選挙結果については全く不透明であるが、考えられるシナリオとしては、
1)バイデン新大統領誕生と上院で民主党が過半数を獲得。下院の民主党過半数は変わらず。
大統領、上院民主党、下院民主党のトリプル・ブルー(ブルーは民主党のイメージ・カラー)となり、民主党主導の政策遂行が簡単になり増税、財政支出が行われる。
考えられる市場の反応は、株価は増税と財政支出でオフセットされ大きな波乱無し。
長期金利は上昇し、ドルは下落。
どうやら、現状では市場はこのシナリオが最も可能性が高いと見ている感じがする。
2)バイデン新大統領が誕生するが共和党が上院の過半数を維持。下院の民主党過半数は変わらず。
議会のねじれ現象が続き、増税案と財政出動案協議が停滞する。
考えられる市場の反応は株価は財政出動案協議の停滞を嫌気して下落、リスク・オフとなって長期金利は下落し、ドルは上昇。
3)トランプ大統領が再選されるが民主党が上院の過半数を獲得。下院の民主党過半数は変わらず。
大統領と議会の鬩ぎ合いが始まるが財政出動は両者とも前向きで景気にはプラスとなる。
リスク・オンとなって株価と長期金利は上昇し、ドルは下落。
4)トランプ大統領が再選され、上院も共和党が過半数を維持。下院の民主党過半数は変わらず。
現状維持で金融市場の波乱は無し。
3)と同じく株価と長期金利は上昇し、ドルは下落。
前回の選挙ではトランプ新大統領誕生となれば株安・金利低下・ドル安になるとの大方の予想に反して、株高・金利上昇・ドル高が進んだ。

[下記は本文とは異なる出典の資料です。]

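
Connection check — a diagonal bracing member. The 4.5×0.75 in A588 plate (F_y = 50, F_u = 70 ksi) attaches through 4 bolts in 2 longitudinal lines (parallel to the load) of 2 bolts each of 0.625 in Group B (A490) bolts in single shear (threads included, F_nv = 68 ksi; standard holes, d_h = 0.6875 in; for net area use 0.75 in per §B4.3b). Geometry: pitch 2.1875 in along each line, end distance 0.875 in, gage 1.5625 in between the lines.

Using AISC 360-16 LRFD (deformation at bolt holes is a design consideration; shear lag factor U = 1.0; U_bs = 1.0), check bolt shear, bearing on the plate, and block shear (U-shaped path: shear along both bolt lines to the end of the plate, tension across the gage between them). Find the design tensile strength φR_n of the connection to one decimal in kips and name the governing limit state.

62.6 kips (bolt shear governs)

Bolt shear: A_b = π(0.625)²/4 = 0.3068 in². φR_n = 0.75 × 68 × 0.3068 × 4 × 1 = 62.6 kips.
Bearing (0.75 in plate, F_u = 70 ksi): end bolts L_c = 0.875 − 0.6875/2 = 0.53125, R_n = min(1.2×0.53125×0.75×70, 2.4×0.625×0.75×70) = 33.469 kips/bolt; interior L_c = 2.1875 − 0.6875 = 1.5, R_n = 78.75 kips/bolt. φR_n = 0.75 × (2×33.469 + 2×78.75) = 168.3 kips.
Block shear: shear path 2×[0.875+1×2.1875] = 2×3.0625 in, A_gv = 4.5938, A_nv = 2×(3.0625 − 1.5×0.75)×0.75 = 2.9063 in²; tension across gage: (1.5625 − 1×0.75)×0.75 = 0.60938 in². R_n = min(0.6×70×2.9063, 0.6×50×4.5938) + 1.0×70×0.60938 = min(122.06, 137.81) + 42.657 = 164.72 kips. φR_n = 0.75 × 164.72 = 123.5 kips.
Governing: min(62.6, 168.3, 123.5) = 62.6 kips → bolt shear.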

上の机上のシナリオ通りに動くかどうかは分からないが、何れにせよ財政支出拡大によるドルの余剰感からドルが下落すると見るのは難しくはない。
最後に留意すべき点として選挙結果が判明するのに時間が掛かる可能性について触れておきたい。
上述した様にバイデン候補が得票数で上回っても、それが僅差であればトランプ大統領が連邦最高裁判所に提訴する可能性が高い。
その場合、ひと月後(12月8日)の選挙人確定日はおろか、12月14日の選挙人投票日になってもどちらが勝利したかが決まらなくて大混乱に成る事が考えられる。
そうなった場合投資家は当然リスクを取る事を躊躇してリスク・オフの動きとなれば株価は下がり、安全資産である債券とドルが買われて金利は低下してドルが上昇するかも知れない。
もっとも、このアメリ発の混乱の中、リスク・オフとは言え市場が積極的にドルを買うかどうかは分からないが..
さあ、米大統領選挙まであと一日。
固唾を飲んで選挙結果を待つことになりそうだ。